De même, dans les systèmes d’intelligence artificielle, il se peut que s’intéresser uniquement aux intentions initiales des développeurs ne suffise pas. Divers événements, recherches et procès ont été mis à l'ordre du jour dans différents domaines, depuis les vulnérabilités de sécurité des modèles jusqu'à leurs effets possibles sur la santé mentale. Le texte source met également en avant des incidents de sécurité liés aux modèles OpenAI et des poursuites intentées contre l'entreprise suite à la mort de jeunes qui communiquaient longtemps avec des chatbots. La manière de déterminer la responsabilité juridique dans de tels cas reste l’un des principaux sujets de discussion de la réglementation sur l’intelligence artificielle. La mesure dans laquelle les lois existantes sur la responsabilité du fait des produits et sur la protection des consommateurs couvrent les dommages causés par l’intelligence artificielle pourrait devenir plus claire grâce à la jurisprudence des tribunaux.

Une option que Huang n’a pas mentionnée est que l’industrie crée ses propres normes de sécurité. Demander aux entreprises d’IA d’établir des méthodes de test communes, des normes d’évaluation de modèles et des protocoles de sécurité pourrait constituer un mécanisme de surveillance différent de celui d’une réglementation gouvernementale directe. Dans ses déclarations lors du All-In Summit, le PDG de Microsoft, Satya Nadella, a souligné que la sécurité de l'intelligence artificielle n'est pas une question qui concerne uniquement les États-Unis. Nadella a déclaré que les pays développant l'intelligence artificielle, y compris la Chine, seront confrontés à des problèmes similaires tels que les cyberattaques et l'utilisation sûre de la technologie par les citoyens. Le débat ne consiste donc pas seulement à savoir si une nouvelle loi doit être promulguée ou non, mais également à déterminer quelles normes de sécurité peuvent être appliquées à l’échelle internationale.
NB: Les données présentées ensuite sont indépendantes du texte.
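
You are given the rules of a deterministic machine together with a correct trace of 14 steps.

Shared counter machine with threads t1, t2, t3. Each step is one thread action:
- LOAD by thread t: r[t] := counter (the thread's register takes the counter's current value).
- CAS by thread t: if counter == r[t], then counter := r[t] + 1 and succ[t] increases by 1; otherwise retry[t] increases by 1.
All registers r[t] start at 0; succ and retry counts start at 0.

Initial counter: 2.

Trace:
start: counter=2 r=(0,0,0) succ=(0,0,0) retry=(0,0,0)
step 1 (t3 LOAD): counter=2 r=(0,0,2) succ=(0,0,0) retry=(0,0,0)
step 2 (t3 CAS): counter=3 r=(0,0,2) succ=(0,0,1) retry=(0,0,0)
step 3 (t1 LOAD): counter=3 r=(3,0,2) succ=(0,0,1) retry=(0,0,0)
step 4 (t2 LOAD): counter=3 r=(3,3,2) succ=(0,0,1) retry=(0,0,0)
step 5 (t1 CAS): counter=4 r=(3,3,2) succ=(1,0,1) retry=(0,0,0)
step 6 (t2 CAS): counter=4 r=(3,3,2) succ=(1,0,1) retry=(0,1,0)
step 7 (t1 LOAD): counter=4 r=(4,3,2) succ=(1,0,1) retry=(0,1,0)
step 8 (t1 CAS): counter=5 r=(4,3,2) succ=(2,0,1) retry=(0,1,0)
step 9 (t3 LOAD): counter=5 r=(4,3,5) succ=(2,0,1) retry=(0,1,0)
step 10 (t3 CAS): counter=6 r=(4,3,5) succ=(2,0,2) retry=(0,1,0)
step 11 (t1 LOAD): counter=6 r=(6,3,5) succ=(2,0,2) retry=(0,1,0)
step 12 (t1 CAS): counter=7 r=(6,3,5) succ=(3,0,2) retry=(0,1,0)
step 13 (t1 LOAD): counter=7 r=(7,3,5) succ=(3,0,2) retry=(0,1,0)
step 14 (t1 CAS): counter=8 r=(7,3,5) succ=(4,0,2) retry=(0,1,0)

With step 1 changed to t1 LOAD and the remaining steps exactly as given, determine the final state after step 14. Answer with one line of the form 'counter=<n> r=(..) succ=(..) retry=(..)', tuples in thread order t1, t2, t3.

counter=7 r=(6,2,4) succ=(4,0,1) retry=(0,1,1)

(re-executing from step 1 with the substitution; state before step 1: counter=2 r=(0,0,0) succ=(0,0,0) retry=(0,0,0))
step 1 (t1 LOAD): counter=2 r=(2,0,0) succ=(0,0,0) retry=(0,0,0)
step 2 (t3 CAS): counter=2 r=(2,0,0) succ=(0,0,0) retry=(0,0,1)
step 3 (t1 LOAD): counter=2 r=(2,0,0) succ=(0,0,0) retry=(0,0,1)
step 4 (t2 LOAD): counter=2 r=(2,2,0) succ=(0,0,0) retry=(0,0,1)
step 5 (t1 CAS): counter=3 r=(2,2,0) succ=(1,0,0) retry=(0,0,1)
step 6 (t2 CAS): counter=3 r=(2,2,0) succ=(1,0,0) retry=(0,1,1)
step 7 (t1 LOAD): counter=3 r=(3,2,0) succ=(1,0,0) retry=(0,1,1)
step 8 (t1 CAS): counter=4 r=(3,2,0) succ=(2,0,0) retry=(0,1,1)
step 9 (t3 LOAD): counter=4 r=(3,2,4) succ=(2,0,0) retry=(0,1,1)
step 10 (t3 CAS): counter=5 r=(3,2,4) succ=(2,0,1) retry=(0,1,1)
step 11 (t1 LOAD): counter=5 r=(5,2,4) succ=(2,0,1) retry=(0,1,1)
step 12 (t1 CAS): counter=6 r=(5,2,4) succ=(3,0,1) retry=(0,1,1)
step 13 (t1 LOAD): counter=6 r=(6,2,4) succ=(3,0,1) retry=(0,1,1)
step 14 (t1 CAS): counter=7 r=(6,2,4) succ=(4,0,1) retry=(0,1,1)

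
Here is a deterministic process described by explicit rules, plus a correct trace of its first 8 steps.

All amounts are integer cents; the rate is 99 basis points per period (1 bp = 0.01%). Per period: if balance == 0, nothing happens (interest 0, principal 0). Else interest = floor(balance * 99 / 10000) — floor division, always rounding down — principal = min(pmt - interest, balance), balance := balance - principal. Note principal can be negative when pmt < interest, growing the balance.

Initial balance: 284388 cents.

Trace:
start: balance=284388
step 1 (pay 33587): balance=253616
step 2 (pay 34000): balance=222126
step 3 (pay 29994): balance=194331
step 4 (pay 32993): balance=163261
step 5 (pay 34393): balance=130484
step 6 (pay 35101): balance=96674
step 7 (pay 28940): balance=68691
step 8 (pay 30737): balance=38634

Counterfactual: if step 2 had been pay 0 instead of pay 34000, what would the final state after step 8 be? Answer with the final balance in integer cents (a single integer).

74703

(re-executing from step 2 with the substitution; state before step 2: balance=253616)
step 2 (pay 0): balance=256126
step 3 (pay 29994): balance=228667
step 4 (pay 32993): balance=197937
step 5 (pay 34393): balance=165503
step 6 (pay 35101): balance=132040
step 7 (pay 28940): balance=104407
step 8 (pay 30737): balance=74703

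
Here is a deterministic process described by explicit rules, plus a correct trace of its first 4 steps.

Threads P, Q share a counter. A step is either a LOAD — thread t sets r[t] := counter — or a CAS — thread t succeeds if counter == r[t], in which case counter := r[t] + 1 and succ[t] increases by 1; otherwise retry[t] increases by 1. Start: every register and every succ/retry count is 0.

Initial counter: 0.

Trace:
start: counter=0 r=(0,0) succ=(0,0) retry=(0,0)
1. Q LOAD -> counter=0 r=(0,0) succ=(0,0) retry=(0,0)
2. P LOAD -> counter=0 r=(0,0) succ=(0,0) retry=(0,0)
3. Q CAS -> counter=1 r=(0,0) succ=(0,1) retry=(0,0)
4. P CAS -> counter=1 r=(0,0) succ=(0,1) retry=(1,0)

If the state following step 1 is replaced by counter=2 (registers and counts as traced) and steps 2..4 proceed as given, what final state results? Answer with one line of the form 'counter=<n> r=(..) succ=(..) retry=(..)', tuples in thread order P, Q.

state after step 1 := counter=2 r=(0,0) succ=(0,0) retry=(0,0)
2. P LOAD -> counter=2 r=(2,0) succ=(0,0) retry=(0,0)
3. Q CAS -> counter=2 r=(2,0) succ=(0,0) retry=(0,1)
4. P CAS -> counter=3 r=(2,0) succ=(1,0) retry=(0,1)

counter=3 r=(2,0) succ=(1,0) retry=(0,1)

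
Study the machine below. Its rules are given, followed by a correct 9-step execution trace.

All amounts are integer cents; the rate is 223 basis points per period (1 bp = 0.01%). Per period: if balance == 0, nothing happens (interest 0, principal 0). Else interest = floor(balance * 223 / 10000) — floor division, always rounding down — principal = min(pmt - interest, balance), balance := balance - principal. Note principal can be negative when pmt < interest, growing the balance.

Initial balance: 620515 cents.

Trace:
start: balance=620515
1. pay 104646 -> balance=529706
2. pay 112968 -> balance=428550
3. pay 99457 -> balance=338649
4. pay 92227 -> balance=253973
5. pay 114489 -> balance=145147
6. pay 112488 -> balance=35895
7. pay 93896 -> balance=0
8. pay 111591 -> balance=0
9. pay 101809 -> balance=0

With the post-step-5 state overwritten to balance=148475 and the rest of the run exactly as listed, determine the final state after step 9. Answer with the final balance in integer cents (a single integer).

state after step 5 := balance=148475
6. pay 112488 -> balance=39297
7. pay 93896 -> balance=0
8. pay 111591 -> balance=0
9. pay 101809 -> balance=0

0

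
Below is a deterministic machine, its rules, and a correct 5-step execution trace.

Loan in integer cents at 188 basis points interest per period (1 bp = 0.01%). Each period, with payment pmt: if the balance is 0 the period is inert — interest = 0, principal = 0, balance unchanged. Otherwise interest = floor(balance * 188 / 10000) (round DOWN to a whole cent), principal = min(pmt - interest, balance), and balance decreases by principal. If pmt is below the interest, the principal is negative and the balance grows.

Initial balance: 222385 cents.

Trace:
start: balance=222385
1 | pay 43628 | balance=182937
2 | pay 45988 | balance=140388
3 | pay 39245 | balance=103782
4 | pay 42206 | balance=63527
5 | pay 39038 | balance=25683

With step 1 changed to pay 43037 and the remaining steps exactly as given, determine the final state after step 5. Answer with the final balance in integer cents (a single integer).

26319

(re-executing from step 1 with the substitution; state before step 1: balance=222385)
1 | pay 43037 | balance=183528
2 | pay 45988 | balance=140990
3 | pay 39245 | balance=104395
4 | pay 42206 | balance=64151
5 | pay 39038 | balance=26319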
Pour Nvidia, l'accélération des investissements en intelligence artificielle soutient directement la croissance de l'entreprise. Dans son discours à Dreamforce, Huang a déclaré que les objectifs de son entreprise se sont élargis grâce à l'augmentation de la productivité fournie par l'intelligence artificielle, et a fait valoir que la technologie a un large potentiel en termes de secteurs et de pays. En outre, Huang, qui soutient les modèles ouverts, estime depuis longtemps qu'ils peuvent renforcer la concurrence contre les laboratoires d'intelligence artificielle qui développent des systèmes fermés. Les points de vue de Huang sont également discutés dans le contexte des intérêts commerciaux, car la portée de la nouvelle réglementation peut affecter directement ou indirectement les entreprises qui fournissent une infrastructure d'intelligence artificielle, comme Nvidia. La question de savoir si la sécurité de l'intelligence artificielle doit être gérée uniquement par les processus d'ingénierie des entreprises et par la pression du marché, ou si des règles juridiques spéciales doivent également y être ajoutées, reste l'un des principaux désaccords dans les politiques technologiques.